2. We Choose Partners We Can Hate: Most of us felt let down and disappointed as we grew up. With our childish minds, we may have thought that our parents were mean because they didn't give us that extra cookie or let us stay up. Little could we realize that we had a sense of entitlement and misread disappointment as rejection. Our parents were fallible human beings who made mistakes. Some may have even intentionally hurt some of us. The end result is that only a rare few escape being burned at the stove of intimacy as a child. This probably could have contributed to us becoming weary and ambivalent about future relationships.

Because we want to love and be loved, but don't want to be hurt again, many settle for a version of what satisfies them. They enter into a relationship in which they can keep one foot in the water, and the other safely out, on the sand. They pick partners with flaws about which they can complain, but which allow them to remain psychologically distant.

It can be truly excruciating to put both feet in the water. It can raise the level of vulnerability to the danger level. If a person is unable to find happiness alone and outside of a love relationship, they can become desperate and be reluctant to feel this vulnerability and progress. We choose partners whose blemishes we can plainly see.

We can end up disliking our partner, because this is what we set ourselves up for. It's what we chose. It .can keep us protected. Dissatisfied, but protected.

3. The Independence-Dependence Conflict: One of the strangest conflicts we have is our independence-dependence conflict. We want to be taken care of and yet can resent anyone who cares for us. We want to do it ourselves and can be angry at ourselves for our laziness and dependence. Again, there is massive ambivalence, as we want what we don't want. It's a lose-lose situation as we become angry if we aren't given to, yet can be frustrated again that we have to depend on another.
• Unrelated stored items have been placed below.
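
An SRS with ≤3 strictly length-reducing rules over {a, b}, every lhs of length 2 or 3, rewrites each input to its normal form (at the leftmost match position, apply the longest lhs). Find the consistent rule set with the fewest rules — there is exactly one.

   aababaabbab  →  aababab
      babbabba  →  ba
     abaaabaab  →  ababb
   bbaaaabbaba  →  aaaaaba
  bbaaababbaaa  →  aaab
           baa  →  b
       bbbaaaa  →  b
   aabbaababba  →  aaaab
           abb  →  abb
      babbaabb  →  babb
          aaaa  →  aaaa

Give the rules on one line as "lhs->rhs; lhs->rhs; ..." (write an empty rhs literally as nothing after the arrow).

baa->b; bba->a

  | aababaabbab => aababbbab => aababab
  | babbabba => baabba => bbba => ba
  | abaaabaab => ababaab => ababb
  | bbaaaabbaba => aaaabbaba => aaaaaba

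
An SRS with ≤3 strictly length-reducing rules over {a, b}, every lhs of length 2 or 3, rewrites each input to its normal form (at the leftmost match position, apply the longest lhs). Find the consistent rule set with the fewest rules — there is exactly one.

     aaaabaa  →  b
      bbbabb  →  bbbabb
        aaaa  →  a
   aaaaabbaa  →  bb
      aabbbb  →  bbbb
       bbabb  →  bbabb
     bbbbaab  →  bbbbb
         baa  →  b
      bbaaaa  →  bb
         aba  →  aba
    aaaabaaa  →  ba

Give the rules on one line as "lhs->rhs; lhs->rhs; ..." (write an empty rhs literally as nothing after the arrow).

  | aaaabaa => aaabaa => aabaa => baa => b
  | bbbabb
  | aaaa => aaa => aa => a
  | aaaaabbaa => aaaabbaa => aaabbaa => aabbaa => bbaa => bb

aa->a; aab->b; baa->b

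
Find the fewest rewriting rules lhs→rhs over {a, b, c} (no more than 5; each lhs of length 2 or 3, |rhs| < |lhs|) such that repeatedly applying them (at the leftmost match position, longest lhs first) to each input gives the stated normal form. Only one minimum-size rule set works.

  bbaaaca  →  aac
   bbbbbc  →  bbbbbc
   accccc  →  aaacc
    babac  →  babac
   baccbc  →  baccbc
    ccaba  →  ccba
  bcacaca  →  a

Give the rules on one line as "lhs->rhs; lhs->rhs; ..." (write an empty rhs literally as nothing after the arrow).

baa->; bba->; ca->c; ccc->aa

  | bbaaaca => aaca => aac
  | bbbbbc
  | accccc => aaacc
  | babac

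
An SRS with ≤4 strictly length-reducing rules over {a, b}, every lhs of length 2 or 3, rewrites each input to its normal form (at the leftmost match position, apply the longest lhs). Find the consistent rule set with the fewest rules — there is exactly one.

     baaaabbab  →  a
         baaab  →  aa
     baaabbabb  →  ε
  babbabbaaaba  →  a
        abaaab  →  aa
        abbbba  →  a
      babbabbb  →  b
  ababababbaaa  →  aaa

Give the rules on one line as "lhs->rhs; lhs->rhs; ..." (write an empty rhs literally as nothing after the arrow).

  | baaaabbab => aaaabbab => aaabab => aabab => abab => bab => a
  | baaab => aaab => aa
  | baaabbabb => aaabbabb => aababb => ababb => babb => ab => ε
  | babbabbaaaba => ababbaaaba => babbaaaba => abaaaba => baaaba => aaaba => aaba => aba => ba => a

ab->; aba->ba; ba->a; bab->a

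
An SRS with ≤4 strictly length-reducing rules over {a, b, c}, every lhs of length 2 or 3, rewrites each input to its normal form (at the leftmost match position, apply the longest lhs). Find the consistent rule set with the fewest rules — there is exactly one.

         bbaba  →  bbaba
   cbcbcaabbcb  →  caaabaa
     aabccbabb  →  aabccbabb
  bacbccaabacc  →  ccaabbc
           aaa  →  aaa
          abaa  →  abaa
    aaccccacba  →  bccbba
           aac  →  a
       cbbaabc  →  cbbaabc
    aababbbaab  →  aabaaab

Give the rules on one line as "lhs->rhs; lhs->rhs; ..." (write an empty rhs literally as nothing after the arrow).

  | bbaba
  | cbcbcaabbcb => caacaabbcb => caaabbcb => caaabaa
  | aabccbabb
  | bacbccaabacc => bbbccaabacc => ccaabacc => ccaabbc

aac->a; ac->b; bbb->; bcb->aa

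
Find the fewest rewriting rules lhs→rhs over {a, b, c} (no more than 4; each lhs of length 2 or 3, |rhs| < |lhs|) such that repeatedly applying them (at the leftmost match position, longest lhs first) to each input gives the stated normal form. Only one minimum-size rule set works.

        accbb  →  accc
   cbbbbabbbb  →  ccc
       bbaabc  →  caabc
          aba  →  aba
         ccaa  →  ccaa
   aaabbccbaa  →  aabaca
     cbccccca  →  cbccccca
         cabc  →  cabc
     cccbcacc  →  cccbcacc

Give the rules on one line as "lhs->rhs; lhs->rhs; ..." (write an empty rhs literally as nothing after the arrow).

  | accbb => accc
  | cbbbbabbbb => ccbbabbbb => cccabbbb => cccbabb => ccbb => ccc
  | bbaabc => caabc
  | aba

abb->ba; bb->c; cba->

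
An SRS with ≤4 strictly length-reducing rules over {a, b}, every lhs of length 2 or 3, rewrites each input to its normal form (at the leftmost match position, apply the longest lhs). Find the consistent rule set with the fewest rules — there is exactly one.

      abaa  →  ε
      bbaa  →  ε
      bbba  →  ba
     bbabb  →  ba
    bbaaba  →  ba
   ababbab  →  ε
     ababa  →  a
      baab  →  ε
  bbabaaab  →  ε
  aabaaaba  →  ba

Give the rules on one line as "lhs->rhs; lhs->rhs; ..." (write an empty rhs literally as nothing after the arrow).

  | abaa => aa => ε
  | bbaa => aa => ε
  | bbba => ba
  | bbabb => abb => ba

aa->; ab->; abb->ba; bb->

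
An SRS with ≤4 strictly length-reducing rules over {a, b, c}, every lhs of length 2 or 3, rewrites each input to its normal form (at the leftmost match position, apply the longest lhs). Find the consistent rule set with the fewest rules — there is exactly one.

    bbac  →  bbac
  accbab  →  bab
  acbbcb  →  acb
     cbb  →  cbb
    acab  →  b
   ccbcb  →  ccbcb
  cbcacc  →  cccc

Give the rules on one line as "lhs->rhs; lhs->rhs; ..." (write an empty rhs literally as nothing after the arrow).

  | bbac
  | accbab => bab
  | acbbcb => acb
  | cbb

aca->; acc->; bbc->; bca->c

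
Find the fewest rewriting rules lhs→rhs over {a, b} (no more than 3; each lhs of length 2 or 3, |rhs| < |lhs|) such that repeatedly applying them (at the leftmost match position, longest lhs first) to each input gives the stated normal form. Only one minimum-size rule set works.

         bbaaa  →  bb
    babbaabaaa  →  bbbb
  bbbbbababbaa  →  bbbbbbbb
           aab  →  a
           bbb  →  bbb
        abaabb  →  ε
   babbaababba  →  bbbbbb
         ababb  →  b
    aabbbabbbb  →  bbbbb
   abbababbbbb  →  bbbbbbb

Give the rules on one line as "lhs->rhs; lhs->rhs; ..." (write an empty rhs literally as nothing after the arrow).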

For example, pretend you're deep-sea diving, and you don't have your own air tank. You're sharing air with a buddy. If he swims a few feet away, what are you going to do? Follow closely, of course. He will keep a keen eye on him. How does this make you feel? Dependent? Angry, you don't have your own air? How do you think they feel? Suffocated? This is what happens in many relationships.

What to do? It's good to feel vulnerable and fearful when you meet someone. The person who cares the least is in control of the relationship. When you engage in relationships in which you safely remain in control, often people complain of being bored. It's good to feel that fear of stepping out of the box. It's like when you go for that job interview that terrifies you. That's good, and to not feel this fear is to not live life.

As for the independence-dependence conflict, just recognize it. Be aware, expect it, prepare for it, and use this insight able to better communicate.

4. Inconvenience: People who share intimacy also will be exposed to life situations that their casual friends do not see. Most witness the front stage performances of others when out in public. When you live with someone, you also can see what's backstage. You can experience every flaw, every unwise thought, every selfish manipulative move. You can do the most unromantic thing—you share a bathroom! You can see them without make-up or at their ugliest as they wake in the morning and are exposed to smells and sights you would choose to avoid.

Making a relationship work entails compromise and sacrifice. Not everyone does this willingly. Many resent having to sleep on the side of the bed they don't like, having to eat foods they don't prefer at times they don't like, having to socialize with people they really don't care for, and the list can be almost infinite. Frustration creates anger, and when this feeling isn't processed, it can be stored, and the resentment grows. It can fester and be like little handfuls of dirt thrown on a fire. Over time, the fire goes out. What can be left is bitterness and animosity directed at the person across the kitchen table.

Couples have to learn how to release their resentments in constructive ways. Again, good communication and learning to fight fair is paramount. Learning to be tolerant, assertive when necessary, and forgiving also is necessary and will be further explained in another blog.